According to a new study from the nonprofit organization RAND, extremely important. Whereas most people may feel cautious about having self-driving cars on the road right now—before the technology has been perfected—RAND research suggests that we shouldn’t wait, because autonomous vehicles could save hundreds of thousands of lives.
Are Self-Driving Cars Safer?
We can’t help but be a little worried about these self-driving cars, especially when we hear about them crashing or causing human injury. In July 2015, CNN revealed that Google’s self-driving car experienced its first vehicle crash with injuries, though fortunately, the injuries were minor. In March 2017, Uber Technologies suspended its pilot program for self-driving cars when one of its vehicles crashed in Arizona.
In 2016, a Tesla car in computer-assisted mode was involved in a fatal crash. The driver collided with a semitrailer truck in Florida, making him the first known fatality driving an autonomous vehicle. In fact, according to a 2015 study, self-driving cars actually crash more than regular ones.
In a report released by the University of Michigan’s Transportation Research Institute, for every million miles driven, self-driving vehicles had 9.1 crashes, compared to just 1.9 for regular vehicles, making them five times more likely to crash, and their occupants four times as likely to get injured.
The cars, however, were not to blame in these crashes, which were found to be the fault of human drivers in conventional cars. The injuries from the car crashes were also less serious than those in regular auto accidents. The researchers added that the technology was still too new to compare adequately to traditional vehicles.
Study Finds Early Introduction Would Be Best
For the RAND study, researchers developed a model to estimate the number of lives saved or lost over the coming decades under various different scenarios. In total, they examined 500 different scenarios and found that in most cases, getting self-driving cars on the road sooner rather than later “saved more lives in the near term,” and in all cases, saved more lives over the long term.
They gave examples of two scenarios:
- Introduce the cars when they’re only slightly safer: Under this scenario, it’s the year 2020, and people can buy self-driving cars that are about 10 percent safer than human-operated cars. Forty years later, self-driving cars account for about 80 percent of all miles traveled. By 2035, they’ve become 90 percent safer than human-operated vehicles. By 2070, they will have saved about 1.1 million lives.
- Wait to introduce until they’re a lot safer: Under this scenario, we wait until 2040 to roll out the self-driving cars on a large basis. In 30 years, they account for 80 percent of miles traveled. By 2070, they will have saved about 580,000 lives.
The researchers pointed to these results to show that early adoption of the autonomous vehicles would result in more lives saved.

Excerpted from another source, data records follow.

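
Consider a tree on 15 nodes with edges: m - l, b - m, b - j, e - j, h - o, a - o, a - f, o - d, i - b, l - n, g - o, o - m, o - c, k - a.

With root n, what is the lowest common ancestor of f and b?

m

Path f→root: f a o m l n; path b→root: b m l n.
First common node: m.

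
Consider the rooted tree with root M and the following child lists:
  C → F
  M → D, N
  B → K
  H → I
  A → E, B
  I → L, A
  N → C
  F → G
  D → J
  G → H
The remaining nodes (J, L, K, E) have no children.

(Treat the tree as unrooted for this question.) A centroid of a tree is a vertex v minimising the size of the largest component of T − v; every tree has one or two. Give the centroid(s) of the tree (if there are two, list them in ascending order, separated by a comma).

G, H

Removing H splits the tree into components of sizes 7, 6; the largest is 7 ≤ ⌊14/2⌋ = 7.
Its neighbour G also leaves a largest component of size 7, so both are centroids.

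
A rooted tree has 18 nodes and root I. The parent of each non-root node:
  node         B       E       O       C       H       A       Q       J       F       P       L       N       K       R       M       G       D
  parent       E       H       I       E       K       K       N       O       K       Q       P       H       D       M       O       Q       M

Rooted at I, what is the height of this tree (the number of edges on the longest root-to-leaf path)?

9

A deepest node is L, reached by I → O → M → D → K → H → N → Q → P → L.
That path has 9 edges, so the height is 9.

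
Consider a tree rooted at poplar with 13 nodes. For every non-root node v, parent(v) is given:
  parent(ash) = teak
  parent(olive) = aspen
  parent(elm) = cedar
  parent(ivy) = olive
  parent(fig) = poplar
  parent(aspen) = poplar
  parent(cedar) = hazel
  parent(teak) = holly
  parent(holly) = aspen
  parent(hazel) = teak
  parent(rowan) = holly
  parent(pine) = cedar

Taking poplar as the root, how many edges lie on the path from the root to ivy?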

NHTSA Urges Faster Adoption
The researchers hope their study will be helpful for regulators and policymakers who are dealing with the issue of when and how to allow these cars on the road.
According to National Highway Transportation Safety Administration (NHTSA) chief regulator Mark Rosekind, “we can’t stand idly by while we wait for the perfect. We lost 35,200 lives on our roads last year…If we wait for perfect, we’ll be waiting for a very, very long time. How many lives might we be losing if we wait?”